The I-T department made this disclosure before a bench of Justices T S Thakur, A R Dave and A K Sikri, when it was discussing with counsel for Sahara and market regulator Sebi about the possible safeguards required to be put in place for sale of the group’s three hotels abroad — Grosvenor House in London and two New York hotels, the Dreams Downtown and the Plaza.
Advocate Arijit Prasad said the I-T department has filed an application detailing the interim tax demand of Rs 4,860 crore raised on Sahara Real Estate and Sahara Housing for the assessment years 2009-10 and 2010-11. The court said it would be heard as and when the registry lists it. Sahara group strongly opposed the I-T department’s application.
Senior advocate Rajeev Dhavan said, “We are already in big trouble. Why are they here to make it worse?” The bench said in a lighter vein, “You have to take the bull by its horn when you cannot escape.” Dhavan replied, “The real bull is Sebi and we will take it on.” Dhavan’s confession presented a true picture of the financial constraints faced by Sahara, which has already deposited Rs 3,117 crore in cash with Sebi after selling off a property in Ahmedabad.
There are eight more properties which could fetch the group Rs 3,800 crore. Sale of the three hotels in London and New York would give the group an additional Rs 5,000 crore to furnish bank guarantee and leave a surplus. Dhavan said the group needed Rs 1,200 crore urgently to pay its employees, who have not been paid salaries for three months. He said the quickest way to tide over the financial crunch was to sell off the foreign hotels. But to make the deals with potential buyers lucrative and worth the effort, he requested the court to release Roy for an interim period of 40 days.
“It is one thing when the management negotiates with prospective buyers and quite another when the boss does it. If within 40 days the deals don’t materialize and the money is not deposited with Sebi, the court can put him back in jail,” Dhavan said.
The bench asked Sebi counsel Pratap Venugopal to file response by Friday on two issues – release of Roy for 40 days to negotiate the sale of hotels in London and New York and safeguards to be put in place to ensure transparency and fairness in these sales. Dhavan requested the court not to insist on further impediments on the sale of foreign hotels as these would bring down their price. He said the creditor, Bank of China, had assessed the price of the hotels through reputed valuers and there was no underhand deal involved in it.
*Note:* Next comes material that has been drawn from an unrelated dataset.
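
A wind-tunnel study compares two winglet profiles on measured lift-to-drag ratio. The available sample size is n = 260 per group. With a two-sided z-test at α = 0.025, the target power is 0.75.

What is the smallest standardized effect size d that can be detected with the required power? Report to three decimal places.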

The hearing will resume on Friday.
The SC had sent Roy and two directors to jail after the group repeatedly failed to honour its directions to deposit Rs 24,000 crore with interest with Sebi. The court had asked the market regulator to verify the three crore investors from whom the money was illegally raised through one-time fully convertible debentures. Sahara, through counsel Keshav Mohan, had told the court that the group had earlier deposited Rs 5,120 crore. Mohan said that of the Rs 5,000 crore cash, the group had deposited Rs 3,117 crore and the rest would be deposited as soon as possible.